At the farm I didn’t write very much.
I brought a couple of books to read, but I didn’t open them.
I stayed up late every night, talking in the quiet hours with Emma and Sarah and Sally, with whomever stayed awake and was chatty. I didn’t rise exceptionally early because my kids are late sleepers and those of them who were not were capable of having a bowl of cereal downstairs with the other early risers.
We saw rainbows more than once at the farm. Once, as the rain begin to chase us, we chased the rainbow’s end. It seemed so perfectly catchable. It was right there – over the hill, landing by the pond, in the trees. Bergen Hawkeye and Uncle Nate raced together and most of us followed after them and we never reached the rainbow but we might as well have.
It’s hard to explain the farm in words entirely, if you’ve never driven down the long wooded driveway.
If you’ve never seen the moon’s full glow and the stars bold shining from the Virginia front yard. If you’ve never dipped into the muddy cold waters of the Pigg River or seen the sun sinking low from the meadow’s perfect vantage point.
This particular farm is about six miles from the dairy farm where my three brothers and I grew up. Country neighbors.
(That’s the willow tree in our front yard after which Piper earned one of her many middle names. A gift to my mother from me, twenty-six years ago in August, as I was leaving home for college, freshman year.)
The other farm, the one we visit every summer (and times in between), is the farm of my framily. There are two houses at this farm. And they’re both all kinds of special to me for a myriad of reasons.

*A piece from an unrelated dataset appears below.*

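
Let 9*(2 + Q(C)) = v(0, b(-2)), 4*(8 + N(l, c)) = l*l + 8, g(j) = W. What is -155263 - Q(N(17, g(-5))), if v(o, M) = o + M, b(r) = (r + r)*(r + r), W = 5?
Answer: -1397365/9 ≈ -1.5526e+5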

This family (who would become my framily) I met through babysitting. Met them before there were even five children. I was in high school. I started babysitting at their farm before I could even legally drive from one farm to the other. (Unless I was in the farm truck and I called it “farm business” because back then (and maybe now, who knows) you could drive unlicensed vehicles and unlicensed people on farm business. Or so my dad told us kids.) On one such drive from farm to farm, I slid my vehicle right into a giant ditch. Before cell phones I was stuck walking to an acquaintance’s house and using their rotary phone to call my dad. Who offered minimal sympathy and said something like, “You’ll have to wait until I finish plowing this field/milking this cow/planting this corn because I’m not stopping to get you right now.”
Eventually I would live in both of the farm houses at some point in my story. And before actually residing in either, I might as well have lived in both for the long number of hours I logged babysitting at one time or the other every summer from tenth grade until I graduated from college.
For the first nine months or so of marriage, we lived in one farm house, until we saved enough money and headed south to finish school. After a handful of years in North Carolina we trekked it back to the farm to settle down deep for a decade of bringing home babies and kids to the other farm house.
Every single Keigley kid except Otto was first brought home to Gray Mountain Farm. We raised goats – one summer we had about twenty! I started my teaching career there. And left it too. It was a beautiful space to raise babies and make friends and be framily and spread our wings and run wide and walk quiet. It was a good decade in so many ways. (And a hard one too. Jumping from zero children to four children in three years through adoption and birth is a whirlwind of a choice.)
There were concerns for me, that first trip back to the farm after everything shifted. The After in my story’s timeline. Would it be all bitter and no sweet? Would driving down that driveway, driving right into history itself, be too much to bear? Would the wounds sting more in the presence of our tender and unburdened beginnings? What if the ghosts of all that had come before mocked me at every bend in the road?
What a gift, what a breath of lovely and grace and kindness and hope, to discover that the pain wasn’t pain at all. That the ghosts, in fact, did not even exist. The farm has some other life to it, some other sense of rising above and transcending, and even if that sounds too corny to be real, too greeting card, that doesn’t matter to me. Because it’s true. The driveway still makes me feel relief, makes my lungs capacity increase, makes my life feel enough. The good memories dominate. The mountains care for you. Your thoughts and your worries both are safe in the green grass and the blue skies and the big clouds. All the breathing comes slower and steadier.
The farm serves as a metaphor for all sorts of things in my own life, in the lives of my children, in the history of me and my family. Mostly, though, it serves its best purpose of being a safe space. A before and during and after. A throughout.